Vince est passé maître dans l’art de négocier, dans chaque pays où il se rend, il a appris les mots indispensables, et pratique l’humour avec fraîcheur et délice, faisant rire les vendeuses, ce qui ne les empêche pas d’être très dures en affaire. Vince, grand amateur de jeux de rôle, plonge avec un plaisir non dissimulé dans la négociation qui pourrait s’apparenter à un « grandeur nature ». L’observer est très instructif.
J’ai fini par trouver mon bonheur, trois jolies pierres de lune, deux petites pour des boucles d’oreille et une plus grosse pour un pendentif. Didier immortalise ce moment important, première négociation et achat d’une pierre. C’est un moment très important.
Durant la semaine de notre séjour, nous avons arpenté les différents marchés aux pierres de Mogok, avec toujours le même cérémonial, on regarde une pierre, et comme par magie plein de sachets apparaissent puis disparaissent et ainsi de suite, le tout dans une ambiance toujours très agréable, nous étions cernés de pierres et de sourires…
Quelle expérience unique.
Nous avons découvert aussi le grand marché de Mogok, qui est tout à fait particulier. Il est constitué de deux parties bien distinctes, l’atmosphère de la première est équivalente aux autres marchés, les femmes chapeautées nous encerclent à peine arrivés, jusqu’à disparaître derrière la nuée de couvre chefs en paille, à l’exception de Vince. Imaginez un grand gaillard, lui-même coiffé d’un vrai cuir, qui a connu moult expéditions, qui dépasse de deux têtes les Birmanes, au gabarit plutôt petit et fluet, et qui se délecte de la situation. On devine ses yeux espiègles et rieurs derrière ses lunettes à la forme si caractéristique, puisqu’il a poussé le sens du détail à se faire confectionner des montures et verres sur mesure en forme de losange (c’est à dire selon ses dires de cristal de saphir… Une de ses pierres favorites symbole autrefois de sagesse et de sérénité).
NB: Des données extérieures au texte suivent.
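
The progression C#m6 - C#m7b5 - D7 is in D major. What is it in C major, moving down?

Bm6 Bm7b5 C7

D major down to C major is a major second; each chord root moves by that interval while the quality stays the same.
C#m6: root C# down a major second → B, giving Bm6.
C#m7b5: root C# down a major second → B, giving Bm7b5.
D7: root D down a major second → C, giving C7.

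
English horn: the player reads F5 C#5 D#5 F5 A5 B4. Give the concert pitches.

Bb4 F#4 G#4 Bb4 D5 E4

The English horn sounds a perfect fifth below written, so transpose each written note down a perfect fifth.
F5 -> Bb4
C#5 -> F#4
D#5 -> G#4
F5 -> Bb4
A5 -> D5
B4 -> E4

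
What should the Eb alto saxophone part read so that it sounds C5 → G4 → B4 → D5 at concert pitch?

A5 E5 G#5 B5

The Eb alto saxophone sounds a major sixth below written, so the written part must be a major sixth above concert — transpose each note up.
C5 gives A5
G4 gives E5
B4 gives G#5
D5 gives B5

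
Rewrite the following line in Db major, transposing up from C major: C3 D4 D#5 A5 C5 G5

C major to Db major up is a minor second, so every note moves up by that interval.
C3 to Db3
D4 to Eb4
D#5 to E5
A5 to Bb5
C5 to Db5
G5 to Ab5

Db3 Eb4 E5 Bb5 Db5 Ab5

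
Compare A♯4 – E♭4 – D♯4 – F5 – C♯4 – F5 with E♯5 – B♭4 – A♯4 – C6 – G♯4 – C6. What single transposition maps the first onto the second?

up a perfect fifth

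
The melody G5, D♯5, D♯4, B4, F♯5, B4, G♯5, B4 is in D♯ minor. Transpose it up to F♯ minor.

Bb5 F#5 F#4 D5 A5 D5 B5 D5

From D♯ up to F♯ is a minor third; apply that to each pitch.
G5 -> Bb5
D#5 -> F#5
D#4 -> F#4
B4 -> D5
F#5 -> A5
B4 -> D5
G#5 -> B5
B4 -> D5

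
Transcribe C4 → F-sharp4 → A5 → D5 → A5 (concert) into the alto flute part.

F4 B4 D6 G5 D6

Written C4 sounds as G3 on the alto flute, so concert pitches are written a perfect fourth up.
C4 to F4
F#4 to B4
A5 to D6
D5 to G5
A5 to D6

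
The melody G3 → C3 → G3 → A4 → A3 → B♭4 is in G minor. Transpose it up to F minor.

F4 Bb3 F4 G5 G4 Ab5

G minor to F minor up is a minor seventh, so every note moves up by that interval.
G3 to F4
C3 to Bb3
G3 to F4
A4 to G5
A3 to G4
Bb4 to Ab5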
Les femmes sont une fois de plus aux commandes. L’autre partie est différente, il y a des tables avec des parasols, si vous vous installez en pensant que l’on va venir vous passer commande d’un thé birman, vous risquez d’être surpris. Les acheteurs s’installent et les vendeurs viennent proposer leurs pierres. C’est l’endroit où l’on peut voir de très belles pièces, les négociations vont bon train, calculettes, petite balance, liasse de billets, les parties qui se jouent autour des tables sont sérieuses, très sérieuses.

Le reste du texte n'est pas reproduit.